Sofia Catalina: abstract scenes with vivid imagery

Do her poems seem like nonsense, or hidden meaning?

  • Swollen Land
  • Fingers crack beneath the soles of my feet
  • Delicate bliss seeps out from the tips.
  • The cactus taunts me.
  • There will be no running.
  • My lips will splinter and bleed,

  • But I will no longer be thirsty.
  • Disillusionment has made its peak on
  • The horizon of my eyelashes.

  • //
  • Mother will sear the chicken like
  • The swivels of the desert are seared
  • On my skin.
  • Rice will be fried to a sizzling gold
  • Mimicking the flecks that were
  • Once

  • Embedded in an innocence
  • That held

  • My irises together.
  • //
  • I will wait.
  • I will wait.
  • The sand will stir in my lungs
  • Preoccupying my needless desires.
  • Tell them I am on hold.

  • There will be cactus for us to bite.
  • After She’s Gone
  • Don’t forget to rub pesto on the rocks
  • And dried out riverbanks

  • Because then,

  • We can pretend
  • That it is moss
  • Spit in the crusty
  • Muddy holes

  • To make ponds
  • Nod your head when someone asks you:
  • “Were you here when there were frogs?”
  • As if you remember
  • Peel the tangerines
  • Gingerly

  • A delicate slow
  • That is that of a
  • Child’s
  • Chew the white
  • Earthy veins
  • Even slower
  • For this is what our mother
  • Tasted like
  • Santa Luna
  • You were found lying
  • In the mud of

  • The riverbed

  • The water rushed
  • Over your pale
  • Body and exposed
  • Two gleaming
  • Opals

  • In the shape of
  • Your shoulders
  • And we called you
  • Moon.
Sofia Catalina

Sofia Catalina is an aspiring musician, artist, and writer.
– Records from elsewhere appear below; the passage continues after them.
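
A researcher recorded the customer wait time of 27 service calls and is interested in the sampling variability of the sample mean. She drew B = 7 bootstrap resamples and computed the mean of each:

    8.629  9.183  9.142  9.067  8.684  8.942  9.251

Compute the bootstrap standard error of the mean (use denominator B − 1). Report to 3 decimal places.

SE* = 0.245

Bootstrap SE is the standard deviation of the 7 replicate means.
Mean of replicates: (8.629 + 9.183 + 9.142 + 9.067 + 8.684 + 8.942 + 9.251) / 7 = 62.8980 / 7 = 8.9854
Sum of squared deviations: (−0.3564)² + (+0.1976)² + (+0.1566)² + (+0.0816)² + (−0.3014)² + (−0.0434)² + (+0.2656)² = 0.3605
Variance = 0.3605 / 6 = 0.0601
SE* = √0.0601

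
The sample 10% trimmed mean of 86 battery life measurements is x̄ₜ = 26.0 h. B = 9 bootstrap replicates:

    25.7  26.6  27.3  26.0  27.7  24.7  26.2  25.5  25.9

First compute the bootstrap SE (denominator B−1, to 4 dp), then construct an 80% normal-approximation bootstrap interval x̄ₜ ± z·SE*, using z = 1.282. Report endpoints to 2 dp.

Mean of replicates = 26.1778; sum of squared deviations = 6.7356; SE* = √(6.7356/8) = 0.9176
Margin = 1.282 × 0.9176 = 1.176
Interval: 26.0 ± 1.176

(24.82, 27.18)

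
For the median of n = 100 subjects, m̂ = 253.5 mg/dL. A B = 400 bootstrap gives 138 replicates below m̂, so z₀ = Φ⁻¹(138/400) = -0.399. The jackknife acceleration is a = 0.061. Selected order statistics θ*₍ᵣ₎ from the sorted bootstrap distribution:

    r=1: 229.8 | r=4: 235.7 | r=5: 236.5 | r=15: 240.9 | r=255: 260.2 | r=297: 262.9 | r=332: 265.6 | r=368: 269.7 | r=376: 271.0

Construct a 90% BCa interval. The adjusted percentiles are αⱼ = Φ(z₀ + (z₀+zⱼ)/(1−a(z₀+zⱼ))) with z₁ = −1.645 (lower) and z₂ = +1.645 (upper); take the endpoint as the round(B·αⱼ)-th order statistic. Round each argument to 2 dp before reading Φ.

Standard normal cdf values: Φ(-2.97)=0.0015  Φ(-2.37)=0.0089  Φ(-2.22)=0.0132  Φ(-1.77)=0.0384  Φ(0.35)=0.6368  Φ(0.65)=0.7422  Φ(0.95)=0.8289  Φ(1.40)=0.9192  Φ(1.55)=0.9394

Lower: z₀ + z₁ = -0.399 + (-1.645) = -2.044; 1 − a(z₀+z₁) = 1 − (0.061)(-2.044) = 1.1247; argument = -0.399 + (-2.044)/1.1247 = -2.2164 → -2.22.
α₁ = Φ(-2.22) = 0.0132; rank = round(400 × 0.0132) = 5; θ*₍5₎ = 236.5.
Upper: z₀ + z₂ = 1.246; 1 − a(z₀+z₂) = 0.9240; argument = 0.9495 → 0.95; α₂ = 0.8289; rank = 332; θ*₍332₎ = 265.6.

(236.5, 265.6)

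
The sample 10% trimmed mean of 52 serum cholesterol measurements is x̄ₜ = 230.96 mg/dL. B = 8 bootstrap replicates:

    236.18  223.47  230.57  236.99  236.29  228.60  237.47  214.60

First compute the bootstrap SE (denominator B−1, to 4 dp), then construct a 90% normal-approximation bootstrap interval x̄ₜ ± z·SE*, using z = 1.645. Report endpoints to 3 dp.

(217.591, 244.329)

Mean of replicates = 230.5213; sum of squared deviations = 462.3297; SE* = √(462.3297/7) = 8.1269
Margin = 1.645 × 8.1269 = 13.3688
Interval: 230.96 ± 13.3688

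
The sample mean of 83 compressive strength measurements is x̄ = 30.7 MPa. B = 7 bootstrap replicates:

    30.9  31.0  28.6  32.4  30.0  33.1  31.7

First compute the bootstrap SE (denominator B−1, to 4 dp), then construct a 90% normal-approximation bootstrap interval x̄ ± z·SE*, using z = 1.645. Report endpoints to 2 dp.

(28.23, 33.17)

Mean of replicates = 31.1000; sum of squared deviations = 13.5600; SE* = √(13.5600/6) = 1.5033
Margin = 1.645 × 1.5033 = 2.473
Interval: 30.7 ± 2.473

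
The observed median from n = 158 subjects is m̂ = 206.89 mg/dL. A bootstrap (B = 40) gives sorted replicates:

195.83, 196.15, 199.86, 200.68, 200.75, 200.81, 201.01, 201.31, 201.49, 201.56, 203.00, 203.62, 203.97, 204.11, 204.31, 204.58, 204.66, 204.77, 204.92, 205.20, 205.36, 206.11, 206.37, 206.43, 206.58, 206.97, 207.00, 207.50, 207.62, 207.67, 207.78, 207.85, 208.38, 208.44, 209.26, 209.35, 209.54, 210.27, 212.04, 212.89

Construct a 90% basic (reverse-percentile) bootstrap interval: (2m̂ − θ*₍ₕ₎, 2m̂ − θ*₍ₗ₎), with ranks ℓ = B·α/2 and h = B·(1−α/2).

Percentile endpoints at ranks 2 and 38: θ*₍2₎ = 196.15, θ*₍38₎ = 210.27.
Basic interval reflects these around m̂:
  lower = 2 × 206.89 − 210.27 = 203.51
  upper = 2 × 206.89 − 196.15 = 217.63

(203.51, 217.63)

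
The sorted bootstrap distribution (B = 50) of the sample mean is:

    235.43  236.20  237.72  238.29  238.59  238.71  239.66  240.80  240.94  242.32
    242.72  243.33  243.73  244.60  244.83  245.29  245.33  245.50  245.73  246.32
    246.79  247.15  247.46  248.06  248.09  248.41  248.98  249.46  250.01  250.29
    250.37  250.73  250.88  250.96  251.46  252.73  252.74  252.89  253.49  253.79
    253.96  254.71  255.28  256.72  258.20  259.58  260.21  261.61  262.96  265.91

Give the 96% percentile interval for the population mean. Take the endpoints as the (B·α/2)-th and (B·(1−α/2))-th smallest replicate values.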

When she’s not working at the Fleet Science Center, she’s drawing aliens or playing the ukulele. She hopes to take her readers elsewhere by giving them abstract scenes with vivid imagery. Because of this, her poems may at times seem like nonsense, but she assures you that there is a hidden meaning behind the strangeness of it all.